Worrying when you read about poor care homes
DURING November, I plan to visit a number of care homes in my constituency. When people make the choice of moving into a care home, rather than living independently, it may be triggered by a general deterioration in health.
It is not always a choice which is made to a plan, but comes about because the person realises it is difficult to continue to live independently.
There will be those who can draw on the help of families or carers, to meet their increased needs for care, but this may not always be possible. The choice may have to be made so that the individual can have the care and support available from a residential home.
We have a range of excellent care homes in South Buckinghamshire, where people have access to good personal care and where there are networks so that GPs and hospitals are geared up to meet the medical needs of the residents.
It gave me concern to read the findings of a report published by the Care Quality Commission (CQC) in mid-October, which reviewed care for people with dementia. It concluded that people who move between care homes and hospitals risk receiving poor care.

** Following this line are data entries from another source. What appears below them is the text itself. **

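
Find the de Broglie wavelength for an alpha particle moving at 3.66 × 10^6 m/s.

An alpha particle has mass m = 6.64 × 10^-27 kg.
2.73 × 10^-14 m

Using the de Broglie relation λ = h/(mv):

λ = h/(mv)
λ = (6.626 × 10^-34 J·s) / (6.64 × 10^-27 kg × 3.66 × 10^6 m/s)
λ = 2.73 × 10^-14 m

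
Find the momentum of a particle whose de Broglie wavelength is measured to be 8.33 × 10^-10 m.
7.95 × 10^-25 kg·m/s

From the de Broglie relation λ = h/p, we solve for p:

p = h/λ
p = (6.626 × 10^-34 J·s) / (8.33 × 10^-10 m)
p = 7.95 × 10^-25 kg·m/s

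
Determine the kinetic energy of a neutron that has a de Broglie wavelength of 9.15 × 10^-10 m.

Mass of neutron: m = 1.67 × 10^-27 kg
1.57 × 10^-22 J (or 9.80 × 10^-4 eV)

From λ = h/√(2mKE), we solve for KE:

λ² = h²/(2mKE)
KE = h²/(2mλ²)
KE = (6.626 × 10^-34 J·s)² / (2 × 1.67 × 10^-27 kg × (9.15 × 10^-10 m)²)
KE = 1.57 × 10^-22 J
KE = 9.80 × 10^-4 eV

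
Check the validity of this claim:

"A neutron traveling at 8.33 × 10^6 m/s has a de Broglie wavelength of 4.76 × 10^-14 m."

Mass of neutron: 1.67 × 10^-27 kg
True

The claim is correct.

Using λ = h/(mv):
λ = (6.626 × 10^-34 J·s) / (1.67 × 10^-27 kg × 8.33 × 10^6 m/s)
λ = 4.76 × 10^-14 m

This matches the claimed value.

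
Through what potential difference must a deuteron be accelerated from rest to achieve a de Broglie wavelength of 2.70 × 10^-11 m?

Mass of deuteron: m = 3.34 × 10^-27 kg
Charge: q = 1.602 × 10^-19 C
5.63 × 10^-1 V

From λ = h/√(2mqV), we solve for V:

λ² = h²/(2mqV)
V = h²/(2mqλ²)
V = (6.626 × 10^-34 J·s)² / (2 × 3.34 × 10^-27 kg × 1.602 × 10^-19 C × (2.70 × 10^-11 m)²)
V = 5.63 × 10^-1 V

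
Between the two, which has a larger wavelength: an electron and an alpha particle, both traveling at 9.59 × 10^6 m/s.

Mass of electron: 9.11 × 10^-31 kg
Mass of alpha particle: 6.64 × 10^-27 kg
The electron has the longer wavelength.

Using λ = h/(mv), since both particles have the same velocity, the wavelength depends only on mass.

For electron: λ₁ = h/(m₁v) = 7.58 × 10^-11 m
For alpha particle: λ₂ = h/(m₂v) = 1.04 × 10^-14 m

Since λ ∝ 1/m at constant velocity, the lighter particle has the longer wavelength.

The electron has the longer de Broglie wavelength.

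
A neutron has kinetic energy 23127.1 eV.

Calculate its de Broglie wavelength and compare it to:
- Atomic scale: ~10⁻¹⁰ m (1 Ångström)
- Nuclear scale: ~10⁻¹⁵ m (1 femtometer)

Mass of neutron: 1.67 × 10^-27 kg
λ = 1.88 × 10^-13 m, which is between nuclear and atomic scales.

Using λ = h/√(2mKE):

KE = 23127.1 eV = 3.705 × 10^-15 J

λ = h/√(2mKE)
λ = (6.626 × 10^-34 J·s) / √(2 × 1.67 × 10^-27 kg × 3.705 × 10^-15 J)
λ = 1.88 × 10^-13 m

Comparison:
- Atomic scale (10⁻¹⁰ m): λ is 0.0019× this size
- Nuclear scale (10⁻¹⁵ m): λ is 1.9e+02× this size

The wavelength is between nuclear and atomic scales.

This wavelength is appropriate for probing atomic structure but too large for nuclear physics experiments.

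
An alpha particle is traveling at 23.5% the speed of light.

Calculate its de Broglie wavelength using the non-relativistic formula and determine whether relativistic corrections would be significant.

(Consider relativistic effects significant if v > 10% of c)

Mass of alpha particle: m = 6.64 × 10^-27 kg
Yes, relativistic corrections are needed.

Using the non-relativistic de Broglie formula λ = h/(mv):

v = 23.5% × c = 7.045 × 10^7 m/s

λ = h/(mv)
λ = (6.626 × 10^-34 J·s) / (6.64 × 10^-27 kg × 7.045 × 10^7 m/s)
λ = 1.42 × 10^-15 m

Since v = 23.5% of c > 10% of c, relativistic corrections ARE significant and the actual wavelength would differ from this non-relativistic estimate.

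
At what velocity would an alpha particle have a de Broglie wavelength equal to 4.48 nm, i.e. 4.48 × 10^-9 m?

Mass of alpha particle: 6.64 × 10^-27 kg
2.23 × 10^1 m/s

From λ = h/(mv), solve for v:

v = h/(mλ)
v = (6.626 × 10^-34 J·s) / (6.64 × 10^-27 kg × 4.48 × 10^-9 m)
v = 2.23 × 10^1 m/s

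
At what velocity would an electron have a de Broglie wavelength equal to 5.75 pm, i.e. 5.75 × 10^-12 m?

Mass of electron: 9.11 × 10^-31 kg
1.26 × 10^8 m/s

From λ = h/(mv), solve for v:

v = h/(mλ)
v = (6.626 × 10^-34 J·s) / (9.11 × 10^-31 kg × 5.75 × 10^-12 m)
v = 1.26 × 10^8 m/s

Note: This velocity is 42.2% of the speed of light, so relativistic corrections would be needed for a more accurate calculation.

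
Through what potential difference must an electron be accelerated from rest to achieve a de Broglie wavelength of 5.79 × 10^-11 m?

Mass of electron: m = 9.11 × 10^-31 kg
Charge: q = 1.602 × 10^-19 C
449 V

From λ = h/√(2mqV), we solve for V:

λ² = h²/(2mqV)
V = h²/(2mqλ²)
V = (6.626 × 10^-34 J·s)² / (2 × 9.11 × 10^-31 kg × 1.602 × 10^-19 C × (5.79 × 10^-11 m)²)
V = 449 V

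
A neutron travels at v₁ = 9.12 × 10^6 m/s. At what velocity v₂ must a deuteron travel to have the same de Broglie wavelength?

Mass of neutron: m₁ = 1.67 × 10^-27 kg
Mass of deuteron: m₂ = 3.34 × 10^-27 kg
v₂ = 4.56 × 10^6 m/s

For equal de Broglie wavelengths: λ₁ = λ₂

h/(m₁v₁) = h/(m₂v₂)
m₁v₁ = m₂v₂
v₂ = v₁ · (m₁/m₂)

v₂ = 9.12 × 10^6 m/s × (1.67 × 10^-27 kg / 3.34 × 10^-27 kg)
v₂ = 4.56 × 10^6 m/s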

That is a worrying issue and I am sure that constituents who have looked at this study will share my view that the risk must be reduced, with a consistent standard of care for all patients.
The CQC has the task of regulating and inspecting health and social care and is building up knowledge of how to meet the needs of those who are living with dementia. It is right that they should, so that the individuals concerned, their families and their carers know that they are receiving the best treatment.
The Health Secretary pointed out recently that the NHS is driving up standards, by making sure that staff get the right training and by making the necessary adaptations to wards.